T cell responses and cardiac transplantation in infancy

婴儿期 T 细胞反应和心脏移植

• 批准号: 7124860
• 负责人: Jeffrey L Platt
• 金额: $ 35.48万
• 依托单位: MAYO CLINIC ROCHESTER
• 依托单位国家: 美国
• 财政年份: 2005
• 资助国家: 美国
• 起止时间: 2005-07-01 至 2010-06-30
• 项目状态: 已结题
• 来源: https://reporter.nih.gov/project-details/7124860
• 关键词: Macaca fascicularis; T cell receptor; T lymphocyte; autoantibody; autoimmunity; clinical research; heart transplantation; histocompatibility; human subject; human therapy evaluation; immune response; immunosuppressive; infant human (0-1 year); leukocyte activation /transformation; leukocyte depletion therapy; longitudinal human study; microarray technology; outcomes research; patient oriented research; polymerase chain reaction; preschool child (1-5); therapy adverse effect; thymectomy; transplantation immunology

Those who receive a cardiac transplant in the early months of life typically are typically subjected to thymectomy and their T cells are depleted with anti-T cell antibodies. These treatments and the ongoing immunosuppression with which the patients are treated profoundly change the T cell compartment. For example, few recent thymic emigrants are found in the blood and the T cell receptor repertoire is notably contracted. Despite these changes, infants with cardiac transplants do not exhibit the manifestations typical of severe immunodeficiency. The well being of these patients presumably occurs because the residual T cells undergo compensatory proliferation and functional changes. Those participating in this project will study patients who underwent cardiac transplantation early in life and patients who received non-transplant cardiac surgery and hence thymectomy to determine how the repertoire and function of the T cell compartment is changed, what implications these changes have for the well being of the patient (such as viral load and autoimmunity), and whether surgical and medical manipulations might be undertaken to prevent or reverse these changes. Controls will include transplant recipients with intact thymus, subjects with thymectomy but no transplant, and normal individuals of the same age. The research will establish patients with cardiac transplantation early in life or non-transplant cardiac surgery as a standard model for compensatory changes in the T cell compartment. The patients studied will be through collaboration with Dr. West (Project 1); analysis of T cell responses, particularly T cell dependent B cell responses and autoimmunity will be through collaboration with Dr. Cascalho (Project 2); and testing of therapeutic regimens will be in collaboration with Dr. Zhong (Project 4).

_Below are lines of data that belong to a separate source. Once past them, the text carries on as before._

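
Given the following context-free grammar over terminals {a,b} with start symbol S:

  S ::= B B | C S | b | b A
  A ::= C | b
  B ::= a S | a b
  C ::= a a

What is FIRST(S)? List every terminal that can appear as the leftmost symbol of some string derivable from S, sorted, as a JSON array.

FIRST iteration:
[1]
  A via A→b: +{b}
  B via B→a S: +{a}
  C via C→a a: +{a}
  S via S→B B: +{a}
  S via S→b: +{b}
  FIRST[S]={a,b}  FIRST[A]={b}  FIRST[B]={a}  FIRST[C]={a}
[2]
  A via A→C: +{a}
  FIRST[S]={a,b}  FIRST[A]={a,b}  FIRST[B]={a}  FIRST[C]={a}
[3] — fixpoint
  FIRST[S]={a,b}  FIRST[A]={a,b}  FIRST[B]={a}  FIRST[C]={a}

FIRST(S) = ["a", "b"]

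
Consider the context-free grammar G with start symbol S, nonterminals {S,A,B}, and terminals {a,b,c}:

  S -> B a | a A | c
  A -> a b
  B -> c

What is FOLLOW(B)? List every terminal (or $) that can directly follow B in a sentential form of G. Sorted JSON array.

FIRST iteration:
pass 1:
  A via A→a b: +{a}
  B via B→c: +{c}
  S via S→B a: +{c}
  S via S→a A: +{a}
  S: {a,c}  A: {a}  B: {c}
pass 2: (no change)
  S: {a,c}  A: {a}  B: {c}

FOLLOW sets:
seed FOLLOW(S) with $
iter 1:
  S→B a: FOLLOW(B) ⊇ FIRST(a) = {a}; new: +{a}
  S→a A: FOLLOW(A) ⊇ FOLLOW(S) ⊇ {$}; new: +{$}
  FOLLOW(S)={$}  FOLLOW(A)={$}  FOLLOW(B)={a}
iter 2: (stable)
  FOLLOW(S)={$}  FOLLOW(A)={$}  FOLLOW(B)={a}

FOLLOW(B) = ["a"]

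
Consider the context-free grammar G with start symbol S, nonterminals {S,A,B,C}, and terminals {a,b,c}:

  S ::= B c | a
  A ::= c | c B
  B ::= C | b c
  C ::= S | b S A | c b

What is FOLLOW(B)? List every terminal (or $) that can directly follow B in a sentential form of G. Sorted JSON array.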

那些在生命最初几个月接受心脏移植的人通常会接受胸腺切除，他们的T细胞被抗T细胞抗体耗尽。这些治疗和正在进行的免疫抑制治疗深刻地改变了T细胞隔间。例如，在血液中很少发现最近的胸腺移行者，T细胞受体谱系明显收缩。尽管有这些变化，接受心脏移植的婴儿并没有表现出严重免疫缺陷的典型表现。这些患者的健康状况可能是因为残留的T细胞经历了代偿性增殖和功能变化。参与这个项目的人将研究生命早期接受心脏移植的患者和接受非移植心脏手术并因此接受胸腺切除术的患者，以确定T细胞室的谱系和功能是如何变化的，这些变化对 患者的健康状况(如病毒载量和自身免疫)，以及是否可以采取手术和医疗操作来防止或逆转这些变化。对照组将包括胸腺完整的移植受者、接受胸腺切除但不进行移植的受试者，以及同龄的正常人。这项研究将建立生命早期接受心脏移植或非移植心脏手术的患者作为T细胞室代偿性变化的标准模型。研究的患者将通过与West博士合作(项目1)；T细胞反应，特别是T细胞依赖B细胞反应和自身免疫的分析将通过与Cascalho博士合作(项目2)；治疗方案的测试将与钟博士合作(项目4)。